Whether it’s performing well at work, honing our talents or continuing to learn, old obligations that once made us feel successful are replaced by addiction. More than a job or making money, true success is the quality of our efforts that reflect our internal drive. Addiction is very good at stealing our passions and diminishing the quality of our efforts.
Possibly the most important commodity in life, our time is forever fleeting, and no one can stop its steady march. Every minute, day or decade that we sacrifice to addiction becomes stolen time we’ll never get back.

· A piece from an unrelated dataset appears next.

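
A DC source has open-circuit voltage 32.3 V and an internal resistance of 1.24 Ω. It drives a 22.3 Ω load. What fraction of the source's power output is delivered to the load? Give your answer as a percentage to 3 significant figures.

The source delivers εI, of which I²R reaches the load and I²r is lost; since I is common, η = R/(R+r).
η = R / (R + r) = 22.3 / (22.3 + 1.24) = 0.9473

94.7 %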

Aside from the life-shortening, physical consequences of our destructive behaviors, active addiction also steals the quality, purpose and value of our time.
Addiction rewires the pleasure centers of our brain.
Whether it’s a sunset, children playing in a park or a good friend’s contagious laugh, we slowly become unappreciative to the meaningful moments in our lives.
Experiencing the world through a veil of addiction makes seeing or feeling things we once loved increasingly more difficult.
Whether it’s through religion, nature, philosophy, art or anything else, spirituality is an important aspect of our human experience.
It could be the wonderment of possibilities, the appreciation of a bush leaf or the fulfillment of a social connection.
Spirituality is beyond intellectualism or doctrines. However, addiction quickly steals our possibilities, our wonder, our sense of meaning and purpose, and our peace. Addiction destroys our ability to dream.
Once we lose our loved ones, our ambition, our gratitude and our spirit, happiness becomes harder and harder to hold onto.
In its insidious nature, addiction promises us happiness, but simply supplements our discontent with short-term escapes. As we begin to lose our happiness, it also becomes easier to steal our hope.
Once addiction steals everything else, the only remaining thing to steal is our hope for renewal and wellbeing. From recommitting to future goals to mending our broken relationships, the hope of regaining our lives is continually taken as we remain in active addiction. To rediscover our hope of living a fulfilling life, we must first recognize the culprit that has taken everything away.